The hardest part about being a commander in any war situation is that moment when you have to tell a soldier’s family that they have been killed in action. It’s even easier to tell them that their soldier is missing, because at least then they have hope. The only thing that could possibly be harder than telling a soldiers family that they have been killed is to tell sibling soldiers’ family that they have been killed. That is the lot that fell to President Abraham Lincoln, according to legend, on November 21, 1864, except it came to him in spades. On that day, Lincoln composed a letter to Lydia Bixby, a widow and mother of five men, all of whom had been killed in the Civil War. It was a completely tragic state of affairs, and so made national news when a copy of the letter was published in the Boston Evening Transcript on November 25. It was signed by “Abraham Lincoln.” Oddly, the original letter has never been found, so it continues to be “legend” to this day.
After expressing his condolences to Mrs Bixby on the death of her five sons, who had fought to preserve the Union in the Civil War, Lincoln goes on to express his regrets on how “weak and fruitless must be any words of mine which should attempt to beguile you from the grief of a loss so overwhelming.” He then continued with a prayer that “our Heavenly Father may assuage the anguish of your bereavement [and leave you] the cherished memory of the loved and lost, and the solemn pride that must be yours, to have laid so costly a sacrifice upon the altar of Freedom.”
Historians continue to debate the authorship of the letter, and the authenticity of copies printed between 1864 and 1891. Nevertheless, at that time, copies of presidential messages were often published and then sold as souvenirs. Many historians and archivists agree that the original letter was probably written by Lincoln’s secretary, John Hay. As to Mrs Bixby’s loss, scholars have since discovered that only two of her sons actually died fighting during the Civil War. A third was honorably discharged and a fourth was dishonorably thrown out of the Army. The fifth son’s fate is unknown, but it is assumed that he deserted or died in a Confederate prison camp. The facts in this case seem to show that sometimes Presidents are given misinformation, resulting in heartbreaking mistakes. If Mrs Bixby did receive this letter, it is my opinion that she quite likely fainted on the spot, and then to find out later that the president had been given wrong information that caused him, gentle man that he was, to feel the need to write this particular letter himself, rather than letting the commanding officer be the bearer of such bad news.

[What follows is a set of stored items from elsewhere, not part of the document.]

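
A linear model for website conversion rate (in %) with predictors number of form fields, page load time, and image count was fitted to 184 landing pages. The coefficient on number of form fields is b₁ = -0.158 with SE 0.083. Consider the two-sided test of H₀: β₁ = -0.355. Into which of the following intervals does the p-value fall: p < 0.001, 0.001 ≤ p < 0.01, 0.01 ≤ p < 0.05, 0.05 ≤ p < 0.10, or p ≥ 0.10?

0.01 ≤ p < 0.05

t = (-0.158 − (-0.355)) / 0.083 = 2.373.
df = n − k − 1 = 184 − 3 − 1 = 180.
Two-sided p = 2·P(T_{180} > |t|) ≈ 0.0187.
So 0.01 ≤ p < 0.05.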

I’m sure that upon finding that there had been an error, President Lincoln was appropriately appalled, but at that point there was not much to do about it. The letter had been sent, and to bring up the additional facts, especially the son that was thrown out of the army, would have only made matters worse. In addition, they did not know where the missing son was, and possibly didn’t know for sure where the others were either, so it made sense to leave well enough alone. Still, I’m sure their mother would like to have known where her sons really were. While this situation was possibly, or at least partially, an awful mistake, it is still the hardest part of the job of commander, and one that is usually felt very deeply by those who have had to write such a letter.